The wall is normally put up as a security measure, protecting their property, for privacy and comfort but the wall also acts as a barrier to the relationship between the neighbours. The wall is a representation of the barriers to friendship and communication. The wall causes an alienation and separation between the two. The society has a lot of barriers that prevent normal communication of individuals. These include gender, religion, race and political preferences. These factors are the barriers that the narrator is talking about in the poem.

The other metaphor is where the narrator compares himself to an apple and his neighbor to pine. “…He is all pine and I am apple orchard/ My apple trees will never get across And eat the cones under his pines, I tell him…” In this case, the writer could be talking about his warm reception to the idea of not having a wall which he sees as negative and his neighbour’s refusal to change his stand.

Frost employs several images in “Mending Wall” to reveal his tendency toward the problem.

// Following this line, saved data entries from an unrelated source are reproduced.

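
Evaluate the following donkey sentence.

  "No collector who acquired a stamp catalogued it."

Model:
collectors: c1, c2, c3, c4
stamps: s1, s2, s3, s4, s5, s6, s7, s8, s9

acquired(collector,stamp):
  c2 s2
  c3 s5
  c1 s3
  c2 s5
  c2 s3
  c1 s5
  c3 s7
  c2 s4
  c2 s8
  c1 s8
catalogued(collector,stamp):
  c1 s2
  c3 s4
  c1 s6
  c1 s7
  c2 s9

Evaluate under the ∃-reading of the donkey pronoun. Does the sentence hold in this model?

"it" takes "a stamp" as antecedent — a donkey pronoun bound across the clause boundary.
Truth condition: for no (c,s) with acquired(c,s) does catalogued(c,s) hold.
Restrictor pairs — does the scope hold? (c1,s3):fails  (c1,s5):fails  (c1,s8):fails  (c2,s2):fails  (c2,s3):fails  (c2,s4):fails  (c2,s5):fails  (c2,s8):fails  (c3,s5):fails  (c3,s7):fails
Scope holds for no restrictor pair, so the sentence is true.

True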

He adopts the images of “something”, “Elves” and “spring” to convey his attitude. Frost discovers a completely different aspect in the motif. The poem begins with the line—“something there is that doesn’t love a wall”, foregrounding the prominence of the “something”. Later, he emphasizes this image by repeating the same line. Without pointing out what kind of thing this “something” is, Frost leaves a spacious room for the readers to exert the imagination to the utmost. It is something unknown to us, something mysterious to all of us. Maybe it is “Elves”, which dislikes the wall separating human beings from one another and crumbles down the wall mischievously.

Another symbolic image is “spring”. As we all know, spring is the time of rebirth and the symbol of a new beginning. The farmers in New England in the very season, nonetheless, mend the walls in between to protect their property. With the wall being strengthened, the relationship is not mended but distanced farther instead. Spring is the time for people to break through the confinement of archaic convention and develop new ideas. Knowing it is a formidable task to persuade people to break down the wall and conduct genuine communication, Frost tends to arouse people’s awareness of their isolation from one another. Above all, the poem implies that not only human beings, represented by the speaker, but also natural and supernatural power (“something”, “Elves”, “spring”) show strong wishes and desires of tearing down the wall, visible and invisible among people.

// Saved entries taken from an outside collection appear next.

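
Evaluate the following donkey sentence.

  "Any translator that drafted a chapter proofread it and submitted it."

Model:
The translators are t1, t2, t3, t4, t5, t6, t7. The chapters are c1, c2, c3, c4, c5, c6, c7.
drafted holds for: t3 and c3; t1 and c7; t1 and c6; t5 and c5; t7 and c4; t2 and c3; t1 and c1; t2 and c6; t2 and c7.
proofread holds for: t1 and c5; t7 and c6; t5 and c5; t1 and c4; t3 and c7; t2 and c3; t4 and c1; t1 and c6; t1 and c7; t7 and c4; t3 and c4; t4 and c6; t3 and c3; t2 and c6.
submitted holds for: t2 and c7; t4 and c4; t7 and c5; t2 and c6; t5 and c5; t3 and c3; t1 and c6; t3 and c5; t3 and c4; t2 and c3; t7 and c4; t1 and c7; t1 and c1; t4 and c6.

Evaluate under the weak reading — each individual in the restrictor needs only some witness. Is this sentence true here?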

The characters in this poem are symbolic as well.  The neighbor is the symbol of tradition. He will not go behind his father's saying while the speaker is the symbol of creativity and rebellion:

Before I built a wall I'd ask to know

What I was walling in or walling out.

These symbolic elements work nicely in the poem to show the complexities of human interactions.  A balance certainly is needed between connection and separation; ritual and whimsy, following tradition and questioning it.